Tech has no shortage of buzzy new technologies -- and cutting through the hype to see what will actually impact the enterprise can be challenging. We're here to help. Starting in 2021, our contributors will give a rundown on an emerging tech and whether it'll pay off to pay attention to it. Here, we look at computational storage devices.
To see the other trends highlighted in our IT Trends To Watch series, read our Emerging IT Trends To Watch report.
What Is Computational Storage?
Computational storage is an architecture that moves compute operations onto the storage device itself rather than on external storage. The architecture allows data to be processed and analyzed where it is created and stored. The data remains in place.
Because computational storage eliminates the need to move data to external devices for processing, it can increase the performance of data-intensive storage applications.
How Does Computational Storage Work?
The two most common approaches to computational storage are general-purpose compute and stack optimization, according to Enrico Signoretti, senior data storage analyst at Gigaom.
In the general-purpose compute approach, a multi-core CPU or field-programmable gate array (FGPA) with RAM is integrated into the storage device. That integration allows data to be accessed concurrently by the host and integrated compute resources.
With stack optimization, compute resources in the storage device use APIs for software integration. Services like compression, encryption and data protection are integrated with the rest of the software stack to send high-demand operations to the device.
Computational storage doesn’t replace anything in a computing environment. Instead, the architecture moves compute operations onto the data storage device, bringing the compute operations close to the data. Computational storage allows for greater optimization.
How Long Has Computational Storage Been Around?
Computational storage emerged in 2011 when company-sponsored university research began to develop the architectural concept, said Scott Shadley, co-chair of the Storage Networking Industry Association (SNIA) Computational Storage Technical Working Group.
The architecture has had many names since its beginnings. SNIA and a group of founding member companies standardized the term computational storage in 2018.
Why Are People Paying Attention To Computational Storage?
Interest in computational storage has grown as organizations face more unstructured data and requirements to store and process data at the edge. “There is simply no way for the CPU and DRAM complexes of our current computing architecture to effectively manage all that data if it has been stored on a storage device,” Shadley said. “By allowing the [computational storage device] to manage localized data and only return useful data, the overall system can behave more effectively.”
The demand for computational storage devices will only intensify as the market understands that CPUs aren’t always the best way to process data, Shadley added.
Who Benefits From Computational Storage?
Computational storage has numerous uses, including the following:
- Solid-state devices (SSD): SSDs often suffer from slow writes. Computational storage can significantly improve performance.
- Edge computing environments: As data grows more quickly in edge environments, organizations run into limitations on space and power and need faster response times. Computational storage devices can act as the first line of compute on stored data at the edge.

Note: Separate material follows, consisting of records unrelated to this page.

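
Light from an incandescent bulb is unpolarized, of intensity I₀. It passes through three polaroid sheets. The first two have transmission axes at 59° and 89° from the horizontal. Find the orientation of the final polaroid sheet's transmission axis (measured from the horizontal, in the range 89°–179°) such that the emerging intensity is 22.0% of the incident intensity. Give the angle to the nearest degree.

Unpolarized light through the first polarizer → I₁ = ½ I₀, now polarized at 59°.
I₂ = I₁ cos²(89° − 59°) = 0.5 I₀ · cos²(30°) = 0.375 I₀.
Need I₃/I₀ = 0.22, so cos²(θ − 89°) = 0.22 / 0.375 = 0.5867.
θ − 89° = arccos(√0.5867) = 40.0°, giving θ ≈ 89 + 40.0 = 129.0°.

θ ≈ 129°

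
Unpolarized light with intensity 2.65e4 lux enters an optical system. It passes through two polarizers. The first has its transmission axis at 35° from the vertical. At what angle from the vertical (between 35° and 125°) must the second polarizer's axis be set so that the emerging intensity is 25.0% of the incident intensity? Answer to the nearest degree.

Unpolarized light through the first polarizer → I₁ = ½ I₀, now polarized at 35°.
Need I₂/I₀ = 0.25, so cos²(θ − 35°) = 0.25 / 0.5 = 0.5.
θ − 35° = arccos(√0.5) = 45.0°, giving θ ≈ 35 + 45.0 = 80.0°.

θ ≈ 80°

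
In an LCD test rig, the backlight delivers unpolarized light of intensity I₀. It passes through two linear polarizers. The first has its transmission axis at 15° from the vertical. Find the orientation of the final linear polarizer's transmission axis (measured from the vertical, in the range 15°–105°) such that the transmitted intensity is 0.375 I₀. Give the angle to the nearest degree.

Unpolarized light through the first polarizer → I₁ = ½ I₀, now polarized at 15°.
Need I₂/I₀ = 0.375, so cos²(θ − 15°) = 0.375 / 0.5 = 0.75.
θ − 15° = arccos(√0.75) = 30.0°, giving θ ≈ 15 + 30.0 = 45.0°.

θ ≈ 45°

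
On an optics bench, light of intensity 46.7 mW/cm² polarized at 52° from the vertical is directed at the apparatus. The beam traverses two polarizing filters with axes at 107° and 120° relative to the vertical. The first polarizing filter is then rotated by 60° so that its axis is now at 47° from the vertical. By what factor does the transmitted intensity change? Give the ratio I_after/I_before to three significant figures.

Before rotation:
I₁ = I₀ cos²(107° − 52°) = I₀ cos²(55°) = 0.329 I₀.
I₂ = I₁ cos²(120° − 107°) = 0.329 I₀ · cos²(13°) = 0.3123 I₀.
After rotation:
I₁ = I₀ cos²(47° − 52°) = I₀ cos²(5°) = 0.9924 I₀.
I₂ = I₁ cos²(120° − 47°) = 0.9924 I₀ · cos²(73°) = 0.08483 I₀.
Ratio = 0.08483 / 0.3123 = 0.2716.

I_new/I_old ≈ 0.272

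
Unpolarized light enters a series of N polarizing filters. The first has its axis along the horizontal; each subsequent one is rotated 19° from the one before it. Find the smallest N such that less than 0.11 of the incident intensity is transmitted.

First polarizer halves the unpolarized light: factor 1/2.
Each further stage multiplies by cos²(19°) = 0.894.
After N polarizers: T = 0.5·0.894^(N−1). Require T < 0.11 ⇒ N−1 > ln(0.11/0.5)/ln(0.894) = 13.51, so N−1 ≥ 14 and N = 15.
Check: N=15 gives T = 0.1042 < 0.11; N=14 gives T = 0.1165.

N = 15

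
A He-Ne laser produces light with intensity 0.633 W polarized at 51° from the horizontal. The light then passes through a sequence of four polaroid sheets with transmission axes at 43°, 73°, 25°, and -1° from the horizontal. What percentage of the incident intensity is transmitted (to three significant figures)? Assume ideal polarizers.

≈ 26.6%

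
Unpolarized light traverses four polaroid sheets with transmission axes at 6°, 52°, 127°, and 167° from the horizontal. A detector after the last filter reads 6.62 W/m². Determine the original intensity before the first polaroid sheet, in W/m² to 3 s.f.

I₀ ≈ 698 W/m²

Unpolarized light through the first polarizer → I₁ = ½ I₀, now polarized at 6°.
I₂ = I₁ cos²(52° − 6°) = 0.5 I₀ · cos²(46°) = 0.2413 I₀.
I₃ = I₂ cos²(127° − 52°) = 0.2413 I₀ · cos²(75°) = 0.01616 I₀.
I₄ = I₃ cos²(167° − 127°) = 0.01616 I₀ · cos²(40°) = 0.009484 I₀.
So 6.62 W/m² = 0.009484 I₀, giving I₀ = 6.62/0.009484 = 698 W/m².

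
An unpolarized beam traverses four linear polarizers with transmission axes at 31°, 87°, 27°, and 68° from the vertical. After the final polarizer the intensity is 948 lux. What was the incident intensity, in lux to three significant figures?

I₀ ≈ 4.26e4 lux

Unpolarized light through the first polarizer → I₁ = ½ I₀, now polarized at 31°.
I₂ = I₁ cos²(87° − 31°) = 0.5 I₀ · cos²(56°) = 0.1563 I₀.
I₃ = I₂ cos²(27° − 87°) = 0.1563 I₀ · cos²(60°) = 0.03909 I₀.
I₄ = I₃ cos²(68° − 27°) = 0.03909 I₀ · cos²(41°) = 0.02226 I₀.
So 948 lux = 0.02226 I₀, giving I₀ = 948/0.02226 = 4.258e+04 lux.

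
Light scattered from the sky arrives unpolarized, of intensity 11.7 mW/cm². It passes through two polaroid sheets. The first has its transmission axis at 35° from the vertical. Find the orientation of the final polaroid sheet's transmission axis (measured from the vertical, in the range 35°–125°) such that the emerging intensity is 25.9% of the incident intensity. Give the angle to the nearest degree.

Unpolarized light through the first polarizer → I₁ = ½ I₀, now polarized at 35°.
Need I₂/I₀ = 0.259, so cos²(θ − 35°) = 0.259 / 0.5 = 0.518.
θ − 35° = arccos(√0.518) = 44.0°, giving θ ≈ 35 + 44.0 = 79.0°.

θ ≈ 79°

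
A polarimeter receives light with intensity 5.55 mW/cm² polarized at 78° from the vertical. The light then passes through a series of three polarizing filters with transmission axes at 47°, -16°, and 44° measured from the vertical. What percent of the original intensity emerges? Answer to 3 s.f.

By Malus's law, I₁ = 5.55 mW/cm² · cos²(31°) = 4.078 mW/cm².
I₂ = I₁ · cos²(63°) = 4.078 · 0.2061 = 0.8405 mW/cm².
I₃ = I₂ · cos²(60°) = 0.8405 · 0.25 = 0.2101 mW/cm².
That is 3.786% of the incident intensity.

≈ 3.79%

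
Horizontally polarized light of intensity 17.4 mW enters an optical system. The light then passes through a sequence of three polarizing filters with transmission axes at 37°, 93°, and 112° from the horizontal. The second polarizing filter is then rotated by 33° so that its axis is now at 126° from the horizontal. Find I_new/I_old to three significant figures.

Before rotation:
By Malus's law, I₁ = I₀ cos²(37° − 0°) = I₀ cos²(37°) = 0.6378 I₀.
I₂ = I₁ cos²(93° − 37°) = 0.6378 I₀ · cos²(56°) = 0.1994 I₀.
I₃ = I₂ cos²(112° − 93°) = 0.1994 I₀ · cos²(19°) = 0.1783 I₀.
After rotation:
I₁ = I₀ cos²(37° − 0°) = I₀ cos²(37°) = 0.6378 I₀.
I₂ = I₁ cos²(126° − 37°) = 0.6378 I₀ · cos²(89°) = 0.0001943 I₀.
I₃ = I₂ cos²(112° − 126°) = 0.0001943 I₀ · cos²(14°) = 0.0001829 I₀.
Ratio = 0.0001829 / 0.1783 = 0.001026.

I_new/I_old ≈ 0.00103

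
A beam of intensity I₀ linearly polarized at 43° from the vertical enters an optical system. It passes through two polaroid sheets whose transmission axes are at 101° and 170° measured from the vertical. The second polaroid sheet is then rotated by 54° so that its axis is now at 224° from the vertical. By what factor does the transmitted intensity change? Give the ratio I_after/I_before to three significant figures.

I_new/I_old ≈ 2.31

Before rotation:
I₁ = I₀ cos²(101° − 43°) = I₀ cos²(58°) = 0.2808 I₀.
I₂ = I₁ cos²(170° − 101°) = 0.2808 I₀ · cos²(69°) = 0.03606 I₀.
After rotation:
I₁ = I₀ cos²(101° − 43°) = I₀ cos²(58°) = 0.2808 I₀.
Angle between axes 1 and 2: 57°. I₂ = 0.2808 I₀ · cos²(57°) = 0.0833 I₀.
Ratio = 0.0833 / 0.03606 = 2.31.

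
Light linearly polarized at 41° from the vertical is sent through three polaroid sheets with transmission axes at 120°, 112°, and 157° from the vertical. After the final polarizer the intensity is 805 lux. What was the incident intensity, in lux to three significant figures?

I₁ = I₀ cos²(120° − 41°) = I₀ cos²(79°) = 0.03641 I₀.
I₂ = I₁ cos²(112° − 120°) = 0.03641 I₀ · cos²(8°) = 0.0357 I₀.
I₃ = I₂ cos²(157° − 112°) = 0.0357 I₀ · cos²(45°) = 0.01785 I₀.
So 805 lux = 0.01785 I₀, giving I₀ = 805/0.01785 = 4.509e+04 lux.

I₀ ≈ 4.51e4 lux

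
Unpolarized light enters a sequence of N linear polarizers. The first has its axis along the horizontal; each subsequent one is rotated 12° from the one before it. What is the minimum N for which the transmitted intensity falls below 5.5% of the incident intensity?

First polarizer halves the unpolarized light: factor 1/2.
Each further stage multiplies by cos²(12°) = 0.9568.
After N polarizers: T = 0.5·0.9568^(N−1). Require T < 0.055 ⇒ N−1 > ln(0.055/0.5)/ln(0.9568) = 49.95, so N−1 ≥ 50 and N = 51.
Check: N=51 gives T = 0.05488 < 0.055; N=50 gives T = 0.05736.

N = 51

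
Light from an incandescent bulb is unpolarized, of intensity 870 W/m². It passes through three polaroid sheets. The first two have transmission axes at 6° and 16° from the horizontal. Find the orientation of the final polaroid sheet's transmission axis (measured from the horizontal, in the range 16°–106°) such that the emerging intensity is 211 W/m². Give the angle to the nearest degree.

θ ≈ 61°

Unpolarized light through the first polarizer → I₁ = ½ I₀, now polarized at 6°.
I₂ = I₁ cos²(16° − 6°) = 0.5 I₀ · cos²(10°) = 0.4849 I₀.
Target fraction: 211 / 870 W/m² = 0.2425 of I₀.
Need I₃/I₀ = 0.2425, so cos²(θ − 16°) = 0.2425 / 0.4849 = 0.5001.
θ − 16° = arccos(√0.5001) = 45.0°, giving θ ≈ 16 + 45.0 = 61.0°.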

This can free up resources for localized compute and use the cloud or other system resources only for “after the fact” data management, Shadley explained.

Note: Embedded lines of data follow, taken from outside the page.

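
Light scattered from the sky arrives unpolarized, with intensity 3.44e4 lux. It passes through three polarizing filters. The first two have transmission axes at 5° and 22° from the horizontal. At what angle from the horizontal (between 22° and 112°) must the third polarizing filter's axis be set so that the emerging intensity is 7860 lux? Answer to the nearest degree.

θ ≈ 67°

Unpolarized light through the first polarizer → I₁ = ½ I₀, now polarized at 5°.
I₂ = I₁ cos²(22° − 5°) = 0.5 I₀ · cos²(17°) = 0.4573 I₀.
Target fraction: 7860 / 3.44e4 lux = 0.2285 of I₀.
Need I₃/I₀ = 0.2285, so cos²(θ − 22°) = 0.2285 / 0.4573 = 0.4997.
θ − 22° = arccos(√0.4997) = 45.0°, giving θ ≈ 22 + 45.0 = 67.0°.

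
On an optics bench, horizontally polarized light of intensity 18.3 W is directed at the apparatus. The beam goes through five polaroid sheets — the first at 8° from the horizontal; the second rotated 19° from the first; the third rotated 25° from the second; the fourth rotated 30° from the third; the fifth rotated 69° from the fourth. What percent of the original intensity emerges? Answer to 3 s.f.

I₁ = 18.3 W · cos²(8°) = 17.95 W.
I₂ = I₁ · cos²(19°) = 17.95 · 0.894 = 16.04 W.
I₃ = I₂ · cos²(25°) = 16.04 · 0.8214 = 13.18 W.
I₄ = I₃ · cos²(30°) = 13.18 · 0.75 = 9.883 W.
I₅ = I₄ · cos²(69°) = 9.883 · 0.1284 = 1.269 W.
That is 6.936% of the incident intensity.

≈ 6.94%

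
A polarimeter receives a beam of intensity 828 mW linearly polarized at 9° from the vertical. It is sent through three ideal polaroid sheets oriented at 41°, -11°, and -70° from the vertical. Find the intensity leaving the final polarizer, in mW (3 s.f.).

I ≈ 59.9 mW

I₁ = 828 mW · cos²(32°) = 595.5 mW.
I₂ = I₁ · cos²(52°) = 595.5 · 0.379 = 225.7 mW.
I₃ = I₂ · cos²(59°) = 225.7 · 0.2653 = 59.87 mW.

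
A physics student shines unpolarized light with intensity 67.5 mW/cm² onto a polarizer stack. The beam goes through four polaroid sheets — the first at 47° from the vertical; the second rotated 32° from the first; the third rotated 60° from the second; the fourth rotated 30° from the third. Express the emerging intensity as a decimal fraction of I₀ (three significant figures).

Unpolarized light through the first polarizer → I₁ = 67.5 mW/cm²/2 = 33.75 mW/cm², polarized at 47°.
I₂ = I₁ · cos²(32°) = 33.75 · 0.7192 = 24.27 mW/cm².
I₃ = I₂ · cos²(60°) = 24.27 · 0.25 = 6.068 mW/cm².
I₄ = I₃ · cos²(30°) = 6.068 · 0.75 = 4.551 mW/cm².
Transmitted fraction = 0.06742.

I/I₀ ≈ 0.0674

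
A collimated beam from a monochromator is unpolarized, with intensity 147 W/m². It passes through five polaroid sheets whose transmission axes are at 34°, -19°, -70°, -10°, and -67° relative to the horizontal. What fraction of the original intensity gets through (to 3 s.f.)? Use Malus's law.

Unpolarized light through the first polarizer → I₁ = 147 W/m²/2 = 73.5 W/m², polarized at 34°.
I₂ = I₁ · cos²(53°) = 73.5 · 0.3622 = 26.62 W/m².
I₃ = I₂ · cos²(51°) = 26.62 · 0.396 = 10.54 W/m².
I₄ = I₃ · cos²(60°) = 10.54 · 0.25 = 2.636 W/m².
I₅ = I₄ · cos²(57°) = 2.636 · 0.2966 = 0.7818 W/m².
Transmitted fraction = 0.005319.

I/I₀ ≈ 0.00532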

- Content data networks (CDN): By moving computation closer to end users, computational storage can improve encryption, management and access to controlled content.
- Internet of things (IoT): Computational storage devices can optimize data ingestion, aggregation and tagging for IoT devices.
- Rich media processing: Typical methods of image processing require ingesting into the system and additional activity to read the image and extrapolate the data. Computational storage is a much more efficient method: When the image lands on the device, you can simply run the image software on that device, thereby freeing up the CPU, Signoretti said.
- Database acceleration: With powerful compute on storage devices, database operations and searches can be performed directly on the data, with no intermediaries.
- More efficient AI, machine learning and data analytics: Computational storage reduces data movement, scales easily, and improves parallelism in compression and decompression functions. As a result, it can free up GPU cycles to perform model training, analytics and other high-level functions.
Where Can You Get Computational Storage?
A growing number of vendors incorporate computational storage into their offerings.
- Computational storage drive: These devices, which typically come in the form of a solid-state drive, contain both compute and persistent storage. Vendors include NGD Systems, ScaleFlux, Samsung and Netint Technologies.
- Computational storage processor (CSP): CSPs are devices that contain a compute engine but do not have storage. Vendors include Eideticom and Pliops.
- Computational storage array: These products contain one or more compute engine and storage device but are managed as a system rather than a device. Nyriad is an example of a computational storage array vendor.